From a Young diagram we can build an irreducible complex representation for the symmetric group. It turns out that they are all dinite dimensional and that every other representation of $S_n$ is isomorphic to one constructed via a Young diagram.
So in particular, there are really no infinite dimensional irreducible complex representations of $S_n$?
On
You can prove stronger statement: every complex irreducible representation of a compact group is finite dimensional. Since finite group is compact, the statement for finite group follows. Here is a good reference for the subject: https://en.wikipedia.org/wiki/Compact_group
Perhaps I should make my comment into an answer.
Let $\rho$ be any representation of any finite group $G$ over any field $K$, and suppose that the representation is acting on the (nonzero) vector space $V$.
Choose any nonzero vector $v \in V$. Then it is straightforward to check that the subspace of $G$ spanned by the vectors $\{ \rho(g)(v) : g \in G \}$ is invariant under the action of $G$ (that's because $G$ permutes the elements of the spanning set). So if the representation is irreducible then it has degree at most $|G|$.
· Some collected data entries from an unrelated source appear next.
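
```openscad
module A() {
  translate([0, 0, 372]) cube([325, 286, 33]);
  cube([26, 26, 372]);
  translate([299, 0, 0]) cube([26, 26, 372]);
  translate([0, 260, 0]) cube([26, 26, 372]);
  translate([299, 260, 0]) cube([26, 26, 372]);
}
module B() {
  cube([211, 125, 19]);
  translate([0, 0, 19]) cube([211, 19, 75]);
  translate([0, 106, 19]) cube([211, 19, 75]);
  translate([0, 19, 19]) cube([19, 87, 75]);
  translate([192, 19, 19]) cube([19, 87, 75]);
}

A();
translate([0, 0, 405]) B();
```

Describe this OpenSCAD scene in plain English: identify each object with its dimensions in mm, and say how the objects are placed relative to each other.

A is a simple wooden stool: a rectangular seat 325 mm (x) by 286 mm (y), 33 mm thick, top face at z = 405 mm, on four square legs, each 26×26 mm in cross-section. The legs rest on z = 0, each flush with a corner of the seat.

B is an open-topped rectangular box: outside dimensions 211×125×94 mm, with a uniform wall and base thickness of 19 mm. The base is a full 211×125 slab on the floor; four walls sit on top of the base. The front and back walls (the −y and +y sides) span the full width; the two side walls fit between them.

The open box is on top of the stool.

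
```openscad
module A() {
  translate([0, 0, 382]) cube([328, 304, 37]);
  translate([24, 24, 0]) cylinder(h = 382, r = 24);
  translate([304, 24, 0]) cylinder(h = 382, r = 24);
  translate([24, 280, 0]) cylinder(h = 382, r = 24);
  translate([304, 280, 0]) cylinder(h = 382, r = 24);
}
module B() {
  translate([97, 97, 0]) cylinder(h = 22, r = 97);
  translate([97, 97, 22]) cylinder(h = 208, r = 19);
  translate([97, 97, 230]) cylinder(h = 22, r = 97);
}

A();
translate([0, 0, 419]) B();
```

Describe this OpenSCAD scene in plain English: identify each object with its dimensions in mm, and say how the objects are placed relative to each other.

A is a four-legged stool. The seat is 328×304 mm, 37 mm thick, top at z = 419 mm. It stands on four round legs, each 48 mm in diameter, from z = 0 to the seat underside, each leg's axis is inset half a diameter from the nearest pair of seat edges (so the leg's bounding box is flush with the corner).

B is a spool: two coaxial disc flanges of radius 97 mm and thickness 22 mm, joined by a core cylinder of radius 19 mm and height 208 mm. The lower flange rests on z = 0 and the three cylinders share a vertical axis.

The spool is on top of the stool.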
You can go a little further, because if this space has dimension exactly $|G|$, then the spanning set forms a basis, and it has a proper $G$-invariant subspace of codimension $1$, consisting of those vectors for which the coefficient sum is $0$. So any irreducible representation of $G$ has degree at most $|G|-1$.
This bound is attained for example for cyclic groups of prime order $p$ over finite fields of order $q$ such that the multiplicative order of $q$ mod $p$ is $p-1$.